While Rice’s behavior was inexcusable, the incident has an even darker side that speaks of a university’s hushing of the complaints and investigation of Rice. Reportedly, both Rutgers President Robert Barchi and Athletic Director Tim Pernetti were made aware of Rice’s pattern of abuse months prior to the video leakage.
According to a recent article in The Los Angeles Times, Rutgers University hired an outside law firm in November 2012 to investigate Rice’s behavior and compile a report, complete with information from interviews with players and coaches, as well as video footage of practices.  In the final report, the external attorneys noted that Rutgers University did indeed have the legal justification to fire Rice, in accordance with the specific details of his contract. Although the report concluded that while “many” of Rice’s actions were intense but permissible in the realm of NCAA Division I basketball training, “certain actions” were unacceptable and in violation of the contract.
Instead of firing Rice then, with the legal justification from the report and exhaustive evidence of a long-term pattern of inexcusable behavior, Rutgers settled on three minor measures of punishment for Rice: fines, a three-game suspension and anger management classes.
That’s it—that is, until the university fired him, but only after ESPN aired the incriminating video that shocked the nation.
The Los Angeles Times reported that Barchi acknowledged the university’s inadequate handling of the incident as it evolved, calling it a “failure of process.”
And Barchi was exactly right with these few,  simple words. The Rutgers-Rice incident was a failure of process, just as much as it was a failure of character and behavior on Rice’s part.
The real failure lies in the fact that somehow, a university was complacent,  keeping an abusive man on staff and enabling the patterns of abuse to continue. Somehow, fines, a few missed games and a handful of classes, were deemed as sufficient redress for wrongs that could not be undone.
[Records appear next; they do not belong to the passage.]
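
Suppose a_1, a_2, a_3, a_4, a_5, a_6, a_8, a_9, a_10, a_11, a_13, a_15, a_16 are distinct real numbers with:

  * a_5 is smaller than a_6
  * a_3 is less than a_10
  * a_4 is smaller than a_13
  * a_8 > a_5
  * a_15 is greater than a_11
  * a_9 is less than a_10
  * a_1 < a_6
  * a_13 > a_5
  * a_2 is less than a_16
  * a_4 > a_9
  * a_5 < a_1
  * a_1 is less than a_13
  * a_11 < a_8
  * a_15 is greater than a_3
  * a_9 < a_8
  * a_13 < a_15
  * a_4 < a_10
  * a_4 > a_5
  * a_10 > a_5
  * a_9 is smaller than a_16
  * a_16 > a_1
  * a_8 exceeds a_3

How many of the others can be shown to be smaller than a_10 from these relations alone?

4

From a_10 the given relations immediately reach a_3, a_9, a_5, a_4.
No other element is forced below a_10 by the given relations, so the count is 4.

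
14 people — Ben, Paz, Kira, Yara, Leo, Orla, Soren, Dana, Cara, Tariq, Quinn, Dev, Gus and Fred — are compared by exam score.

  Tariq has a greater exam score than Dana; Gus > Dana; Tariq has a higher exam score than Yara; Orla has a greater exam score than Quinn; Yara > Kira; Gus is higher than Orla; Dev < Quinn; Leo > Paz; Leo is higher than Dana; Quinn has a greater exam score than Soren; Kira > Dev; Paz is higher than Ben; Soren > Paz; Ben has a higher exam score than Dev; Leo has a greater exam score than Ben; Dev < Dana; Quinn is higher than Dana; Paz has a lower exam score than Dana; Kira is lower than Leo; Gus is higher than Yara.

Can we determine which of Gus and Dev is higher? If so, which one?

Gus

Chaining the given relations: Dev < Dana < Quinn < Orla < Gus.
So Gus is higher.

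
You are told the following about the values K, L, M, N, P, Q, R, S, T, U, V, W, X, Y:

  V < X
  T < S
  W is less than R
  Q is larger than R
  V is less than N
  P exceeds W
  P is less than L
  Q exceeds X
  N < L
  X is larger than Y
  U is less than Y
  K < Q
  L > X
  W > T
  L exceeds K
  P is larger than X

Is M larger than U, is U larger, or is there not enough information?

undetermined

Following every chain through U: above U we get Y, X, Q, P, L.
M is not reached, and no chain runs the other way from M to U.
So the given relations leave the order of U and M undetermined.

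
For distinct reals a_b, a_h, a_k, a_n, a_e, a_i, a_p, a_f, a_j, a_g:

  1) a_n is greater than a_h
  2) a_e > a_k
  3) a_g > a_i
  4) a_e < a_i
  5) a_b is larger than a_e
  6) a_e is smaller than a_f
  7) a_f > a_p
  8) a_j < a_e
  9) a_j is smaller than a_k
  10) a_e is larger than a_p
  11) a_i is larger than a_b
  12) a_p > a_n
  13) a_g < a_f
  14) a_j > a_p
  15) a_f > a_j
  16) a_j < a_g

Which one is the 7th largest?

a_j

Chaining the given pairs: a_h < a_n < a_p < a_j < a_k < a_e < a_b < a_i < a_g < a_f.
The 7th largest is a_j.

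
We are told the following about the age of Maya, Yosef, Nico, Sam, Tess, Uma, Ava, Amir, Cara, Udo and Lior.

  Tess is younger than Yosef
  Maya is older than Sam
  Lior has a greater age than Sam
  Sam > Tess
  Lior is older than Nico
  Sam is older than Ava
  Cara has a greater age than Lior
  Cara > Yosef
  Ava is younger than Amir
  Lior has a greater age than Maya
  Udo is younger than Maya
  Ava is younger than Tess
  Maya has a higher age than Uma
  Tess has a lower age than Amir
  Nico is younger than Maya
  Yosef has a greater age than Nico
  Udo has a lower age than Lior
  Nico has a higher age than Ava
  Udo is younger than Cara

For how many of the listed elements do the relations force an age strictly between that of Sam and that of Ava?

The relations place Ava below Sam. An element lies strictly between them when it is forced above Ava and also forced below Sam.
Above Ava: {Nico, Tess, Amir, Yosef, Maya, Lior, Cara}. Below Sam: {Tess}.
Intersection: {Tess} — 1.

1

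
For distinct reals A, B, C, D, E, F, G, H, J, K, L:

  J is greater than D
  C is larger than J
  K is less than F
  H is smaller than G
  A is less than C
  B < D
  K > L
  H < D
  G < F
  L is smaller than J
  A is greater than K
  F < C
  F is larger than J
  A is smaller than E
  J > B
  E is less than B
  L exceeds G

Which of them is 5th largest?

Piecing the relations together gives one ordering: H < G < L < K < A < E < B < D < J < F < C.
Counting 5 from the largest end gives B.

B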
Even worse is the lingering question of how long the abuse would have gone on, unchecked and unaddressed, if the video had not been released.
If the only way to bring true accountability to a university is through the spread of a viral video, then there is something seriously wrong with that university’s oversight and procedures for handling these types of incidents.
Hopefully,  the Rutgers incident will prove to be a wake-up call for universities across the country to examine their procedures. No university would like to think it could hire an abusive coach who would cross the metaphorical line in his conduct on the court. But, as we have unfortunately seen, incidents do happen, and institutions must be prepared to face them with policies in place and a commitment to enforcement.